Mastroianni era unos cinco años mayor que ella, igual de rico y, aunque enervante, también podía resultar encantador. Acababan de degustar un suculento solomillo de ternera, papas Yokon Gold y judías verdes ligeramente tostadas. Larocque descubrió que a su acompañante le agradaban los platos sencillos: nada de especias, ni ajo ni pimiento picante. Era un paladar único para tratarse de un italiano, pero aquel multimillonario atesoraba muchas particularidades. Pese a todo, no era nadie para juzgarlo. Ella también tenía sus idiosincrasias.

– Existe otro Club de París -dijo ella-. Uno mucho más antiguo. Data de los tiempos de Napoleón.

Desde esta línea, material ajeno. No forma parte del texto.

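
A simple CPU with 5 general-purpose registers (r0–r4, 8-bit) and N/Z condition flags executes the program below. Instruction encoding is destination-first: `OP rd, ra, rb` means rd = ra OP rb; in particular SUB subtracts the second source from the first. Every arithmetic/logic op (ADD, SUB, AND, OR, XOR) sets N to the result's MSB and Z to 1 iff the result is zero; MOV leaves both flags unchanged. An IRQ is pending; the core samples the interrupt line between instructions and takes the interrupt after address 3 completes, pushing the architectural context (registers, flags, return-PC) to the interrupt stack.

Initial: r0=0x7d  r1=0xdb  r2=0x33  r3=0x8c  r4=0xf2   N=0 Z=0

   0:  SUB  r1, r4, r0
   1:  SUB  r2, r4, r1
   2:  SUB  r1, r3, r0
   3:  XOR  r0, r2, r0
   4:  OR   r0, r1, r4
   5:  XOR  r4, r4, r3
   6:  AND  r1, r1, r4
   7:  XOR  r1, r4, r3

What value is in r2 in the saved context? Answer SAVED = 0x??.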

– Nunca lo había mencionado.

– Hasta ahora no había mostrado usted ningún interés.

– ¿Puedo serle franco?

– Por favor.

– No me gusta. O, para ser más exactos, no me gustan sus negocios ni sus socios. Son despiadados en sus transacciones y no tienen palabra. Algunas de sus políticas de inversión son cuestionables en el mejor de los casos y, en el peor, delictivas. Lleva casi un año persiguiéndome con cantinelas de beneficios fabulosos, pero ofreciendo escasa información que apoye sus aseveraciones. Quizá sea su gen corso y simplemente no pueda controlarlo.

Su madre era corsa y su padre francés. Se habían casado jóvenes y estuvieron juntos más de cincuenta años. Ambos estaban muertos y ella era su única heredera. Los prejuicios sobre su ascendencia no eran nuevos, los había padecido en numerosas ocasiones, pero eso no significaba que los aceptara gratamente.

Larocque se levantó y retiró los platos de la cena.